Me: I work from home. I’m a writer and editor.
Neighbor: Ah, well… No shame in that.Nope, not until now, dude.
My son’s friend at daycare just shared that he prefers food you eat with a fork because “it’s the only time you get to stab things.” Don’t expect a sleepover invitation any time soon, James.
Santa Clause slides down the chimney of his cabin. He turns to Mrs. Clause
“The hell is that?”
I had a door installed
“The hell is a door?”
Me: “Breath mint?”
Her: “Sure.”
M: “Don’t mean to offend.”
H: “None taken.”
M: “Great. Good to hear.

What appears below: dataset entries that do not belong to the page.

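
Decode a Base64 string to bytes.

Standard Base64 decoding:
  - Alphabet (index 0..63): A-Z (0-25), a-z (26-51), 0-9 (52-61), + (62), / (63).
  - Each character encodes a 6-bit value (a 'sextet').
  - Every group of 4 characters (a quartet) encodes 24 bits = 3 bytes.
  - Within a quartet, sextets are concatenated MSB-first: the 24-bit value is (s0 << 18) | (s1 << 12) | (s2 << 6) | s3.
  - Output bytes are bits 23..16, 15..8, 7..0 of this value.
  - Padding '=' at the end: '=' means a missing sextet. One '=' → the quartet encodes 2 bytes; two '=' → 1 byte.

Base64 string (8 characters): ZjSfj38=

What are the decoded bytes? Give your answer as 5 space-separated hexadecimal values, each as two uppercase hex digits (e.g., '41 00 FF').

After char 0 ('Z'=25): chars_in_quartet=1 acc=0x19 bytes_emitted=0
After char 1 ('j'=35): chars_in_quartet=2 acc=0x663 bytes_emitted=0
After char 2 ('S'=18): chars_in_quartet=3 acc=0x198D2 bytes_emitted=0
After char 3 ('f'=31): chars_in_quartet=4 acc=0x66349F -> emit 66 34 9F, reset; bytes_emitted=3
After char 4 ('j'=35): chars_in_quartet=1 acc=0x23 bytes_emitted=3
After char 5 ('3'=55): chars_in_quartet=2 acc=0x8F7 bytes_emitted=3
After char 6 ('8'=60): chars_in_quartet=3 acc=0x23DFC bytes_emitted=3
Padding '=': partial quartet acc=0x23DFC -> emit 8F 7F; bytes_emitted=5

Answer: 66 34 9F 8F 7F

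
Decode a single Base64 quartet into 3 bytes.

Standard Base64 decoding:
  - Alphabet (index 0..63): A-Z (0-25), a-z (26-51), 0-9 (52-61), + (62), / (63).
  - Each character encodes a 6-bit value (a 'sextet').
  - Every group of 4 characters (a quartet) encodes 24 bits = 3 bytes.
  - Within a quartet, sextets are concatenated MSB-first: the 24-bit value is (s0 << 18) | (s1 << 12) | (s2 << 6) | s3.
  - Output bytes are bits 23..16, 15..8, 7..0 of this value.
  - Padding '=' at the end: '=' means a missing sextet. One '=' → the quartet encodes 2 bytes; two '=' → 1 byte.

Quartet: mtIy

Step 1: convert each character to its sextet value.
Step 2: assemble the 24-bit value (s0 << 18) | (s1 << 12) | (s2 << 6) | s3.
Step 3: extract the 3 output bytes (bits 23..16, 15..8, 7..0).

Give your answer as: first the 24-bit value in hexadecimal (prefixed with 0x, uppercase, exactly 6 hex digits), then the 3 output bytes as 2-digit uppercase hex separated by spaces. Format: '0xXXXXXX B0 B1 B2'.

Answer: 0x9AD232 9A D2 32

Derivation:
Sextets: m=38, t=45, I=8, y=50
24-bit: (38<<18) | (45<<12) | (8<<6) | 50
      = 0x980000 | 0x02D000 | 0x000200 | 0x000032
      = 0x9AD232
Bytes: (v>>16)&0xFF=9A, (v>>8)&0xFF=D2, v&0xFF=32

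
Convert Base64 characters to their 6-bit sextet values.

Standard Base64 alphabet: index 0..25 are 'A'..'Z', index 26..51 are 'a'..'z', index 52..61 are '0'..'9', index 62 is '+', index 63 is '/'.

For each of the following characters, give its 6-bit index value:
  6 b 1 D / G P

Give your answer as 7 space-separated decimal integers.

Answer: 58 27 53 3 63 6 15

Derivation:
'6': 0..9 range, 52 + ord('6') − ord('0') = 58
'b': a..z range, 26 + ord('b') − ord('a') = 27
'1': 0..9 range, 52 + ord('1') − ord('0') = 53
'D': A..Z range, ord('D') − ord('A') = 3
'/': index 63
'G': A..Z range, ord('G') − ord('A') = 6
'P': A..Z range, ord('P') − ord('A') = 15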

Care for a push up bra?”
She was a fax machine
She kept her modem clean
She was the best damn printer that I’ve ever seen
scoring in hockey: 1, 2, 3, 4, 5
scoring in baseball: 1, 2, 3, 4, 5
scoring in basketball: 2, 4, 6, 8, 10
scoring in tennis: love, 15, 30, 40, turkey sandwich, spider, 57, keanu reeves
Chinese Food: $16.72
Gas to Get to Restaurant: $1.94
Getting Home and Realizing They Forgot One of Your Food Containers: Riceless
When I was going into surgery my dad said “Good luck w/ your surgery” and I said “you too” so now my dad has to get surgery too, he’s pissed
[1st day as judge]
Murderer: [waves at me]
Me [waves back]: He seems nice
Lawyer: He killed six people
Me: He probably didn’t mean it
mood
God: And they will have relationships full of love, commitment, and passion
Angel: Sounds perfect
God: Lol, they have to pick two of three
ME: [knocks on neighbors door] I think I ran over your cat.
NEIGHBOR: What did the cat look like?
ME: *making face like I’m screaming* Like that.
Going viral is a great way to see that 50,000 people looked at your profile and thought, nah.
Woman: I love a man with an accent
Mán: Well hello there
Inside you are two Cookie Monster. One want cookie. The other want more cookie.
This chapter of my life is called.
“Pushing a pull door”
Leftovers implies the existence of rightovers and if you‘ve got extra mac & cheese I’ll be right over.